Хитрющий глаз Куравлева в «Афоне». Потрескавшееся от жары платье Кореневой. Ожившая катастрофа «Экипажа», на которую мальчишки ходили, как эстеты – к Джотто: на поклон, чуть не с молитвой. Афиши приклеивали прохожих, как те липкие листы для мух, которые висели в те годы в любом продуктовом магазине. Трупики мух становились тропиками, Согрин видел в каждой мушиной картине орнамент, сюжет, историю, но прежде всего – краски. Краска удушливо-желтая, как отстоявшийся диурез. Краска прозрачная, серая – с паутинными разводами. Не крылья мух, а слюдяные оконца…
Раньше Согрин думал, что сможет исцелиться от недуга, но каждая новая зима приносила с собой новые краски.
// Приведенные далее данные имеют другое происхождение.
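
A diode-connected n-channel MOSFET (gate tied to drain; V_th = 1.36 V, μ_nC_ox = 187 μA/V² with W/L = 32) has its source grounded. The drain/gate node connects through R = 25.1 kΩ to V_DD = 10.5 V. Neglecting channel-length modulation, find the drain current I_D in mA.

With gate tied to drain, V_GS = V_DS ≥ V_GS − V_th, so the device is in saturation.
k_n = μ_nC_ox · (W/L) = 5.984 mA/V².
KCL at the drain: ½ k_n (V_GS − V_th)² = (V_DD − V_GS)/R.
Let x = V_GS − 1.36. Then 75.1 x² + x − 9.14 = 0, giving x = 0.342 V (positive root), so V_GS = 1.7 V.
I_D = (V_DD − V_GS)/R = (10.5 − 1.7) / 25.1 = 0.351 mA.

I_D = 0.351 mA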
Он искал покоя, но стоило краскам исчезнуть всего лишь на день, как СОГРИН начинал беспокоиться – а вдруг не вернутся? В театре ему становилось легче, и не только от водки. Водка приносила покой, близость музыки дарила надежду.
…Он смотрел, как хор уходит со сцены и крестьянки оставляют Ларину с дочерьми. «Филипьевна, а ты вели им дать вина». Что они будут делать за сценой? Побегут в гримерку переодеваться? Когда выйдут снова, какими будут?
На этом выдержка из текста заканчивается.